I think this is only an issue for scripts written/managed outside of portage. Scripts that are installed using an ebuild would be installed in /usr/lib/python-exec/${EPYTHON}/, and the /usr/bin/python-exec wrapper will iterate over all installed python versions until it finds one that is valid for the script being executed.
This should happen if you leave python-exec.conf blank.
If a new version of Python is installed because it is now in PYTHON_TARGETS and there are no other versions of Python (of the same major version -- I'm guessing this won't be exercised anytime soon if ever for anything other than 3.x) in PYTHON_TARGETS, then the new version should become the default as soon as it is installed. That probably still leaves a short window where it doesn't have libraries installed, but it definitely seems better than the current process. And yes, I'm not talking about Portage-managed scripts; I have many little utility things that do things like scraping feeds or testing API availability.

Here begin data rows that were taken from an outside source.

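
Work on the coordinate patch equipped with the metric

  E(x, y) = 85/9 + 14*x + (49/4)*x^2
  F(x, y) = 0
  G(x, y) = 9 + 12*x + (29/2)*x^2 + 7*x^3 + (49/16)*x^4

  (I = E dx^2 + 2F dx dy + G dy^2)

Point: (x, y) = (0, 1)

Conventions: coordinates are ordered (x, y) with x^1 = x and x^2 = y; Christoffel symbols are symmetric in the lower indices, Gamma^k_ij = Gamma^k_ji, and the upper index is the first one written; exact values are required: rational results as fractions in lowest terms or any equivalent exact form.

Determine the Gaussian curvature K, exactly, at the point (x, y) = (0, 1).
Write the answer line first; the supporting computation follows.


Answer: K = -1029/14450

E = 85/9, F = 0, G = 9, EG - F^2 = 85 at the point
E_x = 14, E_y = 0, F_x = 0, F_y = 0, G_x = 12, G_y = 0
E_yy = 0, F_xy = 0, G_xx = 29
By Brioschi, K is (det M1 - det M2) divided by (EG - F^2) squared.
M1 = [[-E_yy/2 + F_xy - G_xx/2, E_x/2, F_x - E_y/2], [F_y - G_x/2, E, F], [G_y/2, F, G]] = [[-29/2, 7, 0], [-6, 85/9, 0], [0, 0, 9]]; det M1 = -1709/2
M2 = [[0, E_y/2, G_x/2], [E_y/2, E, F], [G_x/2, F, G]] = [[0, 0, 6], [0, 85/9, 0], [6, 0, 9]]; det M2 = -340
det M1 - det M2 = -1029/2; K = -1029/2 / (85)^2 = -1029/14450


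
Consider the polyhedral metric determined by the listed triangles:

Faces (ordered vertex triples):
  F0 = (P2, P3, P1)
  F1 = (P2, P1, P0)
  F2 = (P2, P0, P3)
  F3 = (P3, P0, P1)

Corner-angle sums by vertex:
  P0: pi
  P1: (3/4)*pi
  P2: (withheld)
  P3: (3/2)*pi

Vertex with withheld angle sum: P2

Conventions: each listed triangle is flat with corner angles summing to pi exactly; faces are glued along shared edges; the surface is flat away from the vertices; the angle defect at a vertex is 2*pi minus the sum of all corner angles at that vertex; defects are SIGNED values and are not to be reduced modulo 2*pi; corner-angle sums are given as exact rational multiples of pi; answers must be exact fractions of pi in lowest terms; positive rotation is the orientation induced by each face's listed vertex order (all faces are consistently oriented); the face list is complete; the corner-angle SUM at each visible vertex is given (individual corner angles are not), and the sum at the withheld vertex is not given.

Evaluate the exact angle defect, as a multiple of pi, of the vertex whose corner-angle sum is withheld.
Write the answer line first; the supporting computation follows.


Answer: defect(P2) = (5/4)*pi

V = 4, E = 6, F = 4; chi = V - E + F = 2
Gauss-Bonnet: total defect = 2*pi*chi = 4*pi; visible defects sum to (11/4)*pi


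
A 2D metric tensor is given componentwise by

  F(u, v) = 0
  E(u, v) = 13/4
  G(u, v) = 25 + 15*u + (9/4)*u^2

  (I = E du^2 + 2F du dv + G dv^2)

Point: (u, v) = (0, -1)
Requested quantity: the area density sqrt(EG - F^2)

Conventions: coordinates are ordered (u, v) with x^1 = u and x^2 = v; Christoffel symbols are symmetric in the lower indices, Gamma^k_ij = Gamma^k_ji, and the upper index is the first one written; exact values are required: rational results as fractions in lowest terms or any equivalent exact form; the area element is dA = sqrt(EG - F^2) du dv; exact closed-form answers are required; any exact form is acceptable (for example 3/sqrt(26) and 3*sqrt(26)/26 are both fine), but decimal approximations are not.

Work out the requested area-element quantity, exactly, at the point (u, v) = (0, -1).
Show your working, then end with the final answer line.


E = 13/4, F = 0, G = 25; EG - F^2 = 325/4

Answer: sqrt(EG - F^2) = 5*sqrt(13)/2


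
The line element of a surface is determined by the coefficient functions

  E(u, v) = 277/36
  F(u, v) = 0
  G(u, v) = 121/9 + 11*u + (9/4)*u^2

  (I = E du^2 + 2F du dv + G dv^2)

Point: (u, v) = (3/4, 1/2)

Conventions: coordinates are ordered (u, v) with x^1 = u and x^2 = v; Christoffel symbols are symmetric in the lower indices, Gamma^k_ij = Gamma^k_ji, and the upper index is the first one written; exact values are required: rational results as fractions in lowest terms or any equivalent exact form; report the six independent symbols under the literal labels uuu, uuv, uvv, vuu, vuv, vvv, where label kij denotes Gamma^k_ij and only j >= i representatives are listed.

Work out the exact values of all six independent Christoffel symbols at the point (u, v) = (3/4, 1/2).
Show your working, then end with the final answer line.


E = 277/36, F = 0, G = 13225/576 at the point
E_u = 0, E_v = 0, F_u = 0, F_v = 0, G_u = 115/8, G_v = 0
EG - F^2 = 3663325/20736;  g^inv = (20736/3663325) * [[13225/576, 0], [0, 277/36]]
first-kind symbols [ij,l] = (1/2)(d_i g_jl + d_j g_il - d_l g_ij): [uu,u] = E_u/2 = 0, [uu,v] = F_u - E_v/2 = 0, [uv,u] = E_v/2 = 0, [uv,v] = G_u/2 = 115/16, [vv,u] = F_v - G_u/2 = -115/16, [vv,v] = G_v/2 = 0
Gamma^u_ij = (G*[ij,u] - F*[ij,v])/(EG - F^2), Gamma^v_ij = (E*[ij,v] - F*[ij,u])/(EG - F^2)

Answer: Gamma_uuu = 0, Gamma_uuv = 0, Gamma_uvv = -1035/1108, Gamma_vuu = 0, Gamma_vuv = 36/115, Gamma_vvv = 0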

Maybe we could write a small ebuild that would have all python versions in PYTHON_COMPAT, and would simply make sure that the currently selected system python version is enabled in PYTHON_TARGETS.
I'm curious if this is still relevant after the switch to python3_11 as default.
(In reply to Jack from comment #6) > I'm curious if this is still relevant after the switch to python3_11 as > default. I don't think so, especially given the python-exec change we made a few years ago to make "Python targets follow it" when we deprecated eselect-python.